The project achieved the following objectives:
-It drew on current empirical work (e.g. in neuro-cognitive domains and creativity-related research) to develop an empirically tractable discussion of the range of sub-abilities that enable artistic thought states, thereby functioning as their cognitive and neurological infrastructure and show that the components of artistic thought states have psychological reality and empirical testability.
-It developed a discussion of artistic thought states as relevance-yielding occurrences, raising constructive questions about whether the type of relevance achieved by phenomena such as artistic thought states and stimuli such as literature and art falls entirely under Relevance Theory’s cognitive account of worthwhile effects.
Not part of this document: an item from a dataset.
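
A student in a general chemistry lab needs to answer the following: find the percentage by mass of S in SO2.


M(SO2) = 1×32.07 + 2×16.0 = 64.07 g/mol
Mass of S = 1 × 32.07 = 32.07 g/mol
% S = 32.07/64.07 × 100 = 50.05%

50.05%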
-It developed an empirically testable discussion of the wide implications of artistic thought states for 25 years of research in the psychology and neuroscience of creativity. It thereby exceeded initial expectations and state of the art in Year 1, by delivering one ‘extra’ monograph chapter, which yields extensive backward effects on existing research in the psychology and neuroscience of creativity and materializes the bi-directional epistemological framework and interdisciplinary scope of CogLit in an optimal way; also, by means of the ER’s first plenary talk, invited as keynote speaker in the 2020 CogHumanities Conference.
-It determined a further possible type of worthwhile effects (positive perceptual effects) that makes artistic thought states and their outputs (artworks/ literary texts) relevant to the individual organism and drew on neuroscientific findings from visual perception, kinaesthetic perception and music performance to provide tentative evidence that these effects are neurologically real and empirically testable.
-It generated impactful dissemination and wider public engagement deliverables.
-It argued in favour of curricular transformation in HE contexts that will lay the ground for nurturing a new generation of Arts and Humanities graduates able to affect scientific enquiry.
-the tentative evidence and exploitable results on perceptual effects will form the basis of further cutting-edge research on art, attention, agency and the selective directedness of our mental lives.